Samuel A. Mehr, Lee Ann Song, and Elizabeth S. Spelke
Does music convey social meaning to infants? Infants listened to a melody sung in person by their parents, sung in person and on video by a novel adult, or played by a toy in their home. Infants listened to the melody regularly for 1 to 2 weeks and then watched a video of two novel people — one who sang the familiar melody and one who sang an unfamiliar melody. Infants who had originally heard the melody sung by their parents looked longer at the person who sang the familiar melody than at the person who sang the novel melody. No preference was seen in children who had originally heard the melody from a novel adult or from a toy. A test of long-term retention of the melody indicated that children — regardless of how they learned the melody — remembered it for more than 8 months. This indicates that melodies learned in person from familiar social partners may carry special social meaning to infants.

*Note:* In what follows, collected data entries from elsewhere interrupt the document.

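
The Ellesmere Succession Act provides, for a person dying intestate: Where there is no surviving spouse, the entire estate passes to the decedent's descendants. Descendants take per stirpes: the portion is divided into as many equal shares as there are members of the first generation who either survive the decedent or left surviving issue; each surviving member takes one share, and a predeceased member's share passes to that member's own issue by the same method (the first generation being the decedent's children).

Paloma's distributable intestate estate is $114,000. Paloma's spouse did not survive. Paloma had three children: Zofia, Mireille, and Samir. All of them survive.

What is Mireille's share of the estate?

Mireille receives $38,000.

The entire $114,000 passes to the descendants.
That amount ($114,000) is divided into 3 shares of $38,000: Zofia, Mireille, and Samir each take $38,000.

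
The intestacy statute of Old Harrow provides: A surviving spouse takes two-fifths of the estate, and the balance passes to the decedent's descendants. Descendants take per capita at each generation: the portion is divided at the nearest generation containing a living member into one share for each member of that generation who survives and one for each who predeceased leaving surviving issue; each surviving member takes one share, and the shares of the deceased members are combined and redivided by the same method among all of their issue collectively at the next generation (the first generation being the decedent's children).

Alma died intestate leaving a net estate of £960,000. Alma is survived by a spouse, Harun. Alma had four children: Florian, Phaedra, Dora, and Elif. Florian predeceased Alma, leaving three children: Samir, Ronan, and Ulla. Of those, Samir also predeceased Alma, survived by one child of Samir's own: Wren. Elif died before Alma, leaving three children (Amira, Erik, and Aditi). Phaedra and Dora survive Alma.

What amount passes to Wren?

Wren receives £48,000.

Harun takes two-fifths of £960,000 = £384,000. The remaining £576,000 passes to the descendants.
The descendants' portion (£576,000) is divided at the children's generation into 4 shares of £144,000. Phaedra and Dora each take £144,000. The 2 shares of the deceased (Florian and Elif) are combined into a pool of £288,000.
That pool (£288,000) is divided at the grandchildren's generation into 6 shares of £48,000. Ronan, Ulla, Amira, Erik, and Aditi each take £48,000. The remaining share for the deceased Samir (£48,000) is carried to the next generation.
That pool (£48,000) passes entirely to Wren, the sole taker at the great-grandchildren's generation.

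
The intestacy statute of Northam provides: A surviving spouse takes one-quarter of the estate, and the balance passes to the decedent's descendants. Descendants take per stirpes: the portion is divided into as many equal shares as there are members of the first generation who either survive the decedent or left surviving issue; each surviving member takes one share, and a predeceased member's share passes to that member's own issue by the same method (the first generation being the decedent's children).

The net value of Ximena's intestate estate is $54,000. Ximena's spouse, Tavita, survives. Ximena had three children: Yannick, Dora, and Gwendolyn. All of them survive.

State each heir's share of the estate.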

Janine M. Dutcher, J. David Creswell, Laura E. Pacilio, Peter R. Harris, William M. P. Klein, John M. Levine, Julienne E. Bower, Keely A. Muscatell, and Naomi I. Eisenberger
Self-affirmation has been shown to have a variety of positive effects, from improving academic outcomes to reducing stress; however, its underlying neural mechanisms are not fully understood. Participants were assigned to a self-affirmation condition, in which they made decisions about important personal values (e.g., art, religion, science), or to a nonaffirmation condition, in which they made decisions about attributes people prefer in a toaster (e.g., color, size). An analysis of functional magnetic resonance imaging data collected during the task indicated that there was greater activation of the ventral striatum — an area of the brain involved in reward processing — in the self-affirmation condition than in the nonaffirmation condition. This suggests that the benefits of self-affirmation may result from activation of reward regions of the brain.